Une victoire pour qui ?

C’est la question qui s’impose ensuite. Puisqu’on sait que les deux interlocuteurs visés ne peuvent appliquer par eux-mêmes la décision, il faut donc conclure qu’ils n’auront pas les moyens de la mettre immédiatement ou à court terme en application. Concrètement, il n’y aura pas de distribution de masques, de tests ou de chloroquine à chaque Guadeloupéen cette semaine.
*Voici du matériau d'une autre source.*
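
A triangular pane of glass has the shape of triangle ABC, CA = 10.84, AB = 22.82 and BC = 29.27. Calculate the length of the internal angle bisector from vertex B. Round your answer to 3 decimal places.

By the law of cosines, cos B = (AB² + BC² − CA²) / (2·AB·BC) ≈ 0.94318, so ∠B ≈ 19.41°.
The bisector from B has length 2·AB·BC·cos(∠B/2)/(AB+BC) ≈ 25.279.

25.279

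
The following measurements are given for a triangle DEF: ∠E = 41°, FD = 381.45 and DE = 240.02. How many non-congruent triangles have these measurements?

DE·sin E = 240.02·sin(41°) ≈ 157.5.
Since FD ≥ DE, exactly one triangle exists.

1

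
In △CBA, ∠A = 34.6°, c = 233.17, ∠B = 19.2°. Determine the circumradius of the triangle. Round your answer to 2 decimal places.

144.47

The third angle is ∠C = 180° − ∠B − ∠A = 126.20°.
Law of sines: b = c·sin B/sin C ≈ 95.026.
Law of sines: a = c·sin A/sin C ≈ 164.08.
Circumradius = c/(2 sin C) ≈ 144.47.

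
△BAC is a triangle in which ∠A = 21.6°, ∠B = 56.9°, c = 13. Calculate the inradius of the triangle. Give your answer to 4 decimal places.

1.8341

The third angle is ∠C = 180° − ∠B − ∠A = 101.50°.
Law of sines: b = c·sin B/sin C ≈ 11.113.
Law of sines: a = c·sin A/sin C ≈ 4.8837.
Area = ½·c·b·sin A ≈ 26.592.
Semiperimeter s = (11.113+4.8837+13)/2 = 14.499.
Inradius = area/s = 26.592/14.499 ≈ 1.8341.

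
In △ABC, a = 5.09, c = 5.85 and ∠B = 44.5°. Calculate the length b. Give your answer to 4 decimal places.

4.2017

By the law of cosines, b² = c² + a² − 2·c·a·cos B = 17.654, so b ≈ 4.2017.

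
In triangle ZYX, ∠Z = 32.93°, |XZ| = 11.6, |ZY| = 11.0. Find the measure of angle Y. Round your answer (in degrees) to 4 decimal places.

∠Y ≈ 78.6680°

By the law of cosines, |YX|² = |XZ|² + |ZY|² − 2·|XZ|·|ZY|·cos Z = 41.362, so |YX| ≈ 6.4313.
Law of cosines again: cos Y = (|ZY|² + |YX|² − |XZ|²)/(2·|ZY|·|YX|) ≈ 0.19649, so ∠Y ≈ 78.67°.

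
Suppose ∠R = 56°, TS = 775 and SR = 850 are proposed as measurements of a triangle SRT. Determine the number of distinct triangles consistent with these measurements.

SR·sin R = 850·sin(56°) ≈ 704.7.
Since SR sin R < TS < SR (704.7 < 775 < 850), two triangles exist.

2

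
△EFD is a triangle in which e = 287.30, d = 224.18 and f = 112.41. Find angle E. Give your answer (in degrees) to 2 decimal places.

∠E ≈ 112.95°

By the law of cosines, cos E = (f² + d² − e²) / (2·f·d) ≈ -0.38985, so ∠E ≈ 112.95°.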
Mais en sortant de son cadre social pour une nouvelle fois, et cette fois sans le cadre très large du LKP, l’UGTG permet à toutes les sphères décisionnelles de la Guadeloupe et plus généralement à l’opinion publique, de constater que ses domaines d’intervention n’ont pas de limite et qu’elle se pose désormais, sans le LKP, en force politique en Guadeloupe. Son avocat Patrice Tacita, interrogé par Guadeloupe la 1ère, n’a pas manqué de souligner qu’au-delà de la défense des salariés, l’organisation syndicale se positionne pour que l’on sache qu’elle s’exprimera aussi hors du champ social.
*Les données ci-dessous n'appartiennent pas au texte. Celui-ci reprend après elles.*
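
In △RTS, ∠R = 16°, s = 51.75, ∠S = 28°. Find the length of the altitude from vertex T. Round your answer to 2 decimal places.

14.26

The third angle is ∠T = 180° − ∠S − ∠R = 136.00°.
Law of sines: r = s·sin R/sin S ≈ 30.384.
Law of sines: t = s·sin T/sin S ≈ 76.572.
Area = ½·s·r·sin T ≈ 546.12.
The altitude from T has length 2·area/t ≈ 14.264.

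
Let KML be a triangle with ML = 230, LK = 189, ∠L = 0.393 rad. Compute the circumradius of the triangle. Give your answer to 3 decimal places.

By the law of cosines, KM² = ML² + LK² − 2·ML·LK·cos L = 8308.9, so KM ≈ 91.153.
Area = ½·ML·LK·sin L ≈ 8323.7.
Circumradius = KM/(2 sin L) ≈ 119.01.

R ≈ 119.011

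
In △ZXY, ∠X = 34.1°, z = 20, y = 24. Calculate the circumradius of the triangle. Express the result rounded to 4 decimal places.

12.0005

By the law of cosines, x² = y² + z² − 2·y·z·cos X = 181.06, so x ≈ 13.456.
Area = ½·y·z·sin X ≈ 134.55.
Circumradius = x/(2 sin X) ≈ 12.001.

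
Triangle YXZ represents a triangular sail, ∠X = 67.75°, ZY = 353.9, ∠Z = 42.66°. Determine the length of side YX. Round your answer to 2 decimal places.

The third angle is ∠Y = 180° − ∠X − ∠Z = 69.59°.
Law of sines: YX = ZY·sin Z/sin X ≈ 259.11.

259.11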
Pour sa part, le Tribunal Administratif aura saisi l’occasion de battre en brèche l’idée qu’il favorise les décideurs administratifs et politiques contre les organisations syndicales. Une telle décision ne lui coûtait pas grand-chose sur le fond, les deux parties y ont trouvé un avantage, et, sur la forme, il a pu renforcer l’image d’une justice impartiale. Mais si ce jugement peut encore être remis en cause par le Cour administrative, ces mots du Tribunal Administratif de la Guadeloupe seront probablement scrutés minutieusement :

« S’il convient d’être prudent sur les résultats de cette étude et sur les effets de ces médicaments, il n’en demeure pas moins que, là encore au nom du principe de précaution, et pour les mêmes raisons qu’évoquées au paragraphe précédent, il est nécessaire d’anticiper les besoins de la population, sauf à porter une atteinte grave et manifestement illégale au droit au respect de la vie. »

Des mots qui devraient désormais faire jurisprudence et susciter de nombreuses autres affaires. Preuve s’il en fallait que cette décision du Tribunal Administratif ne se limitait pas lui non plus, au seul périmètre de l’Archipel Guadeloupéen.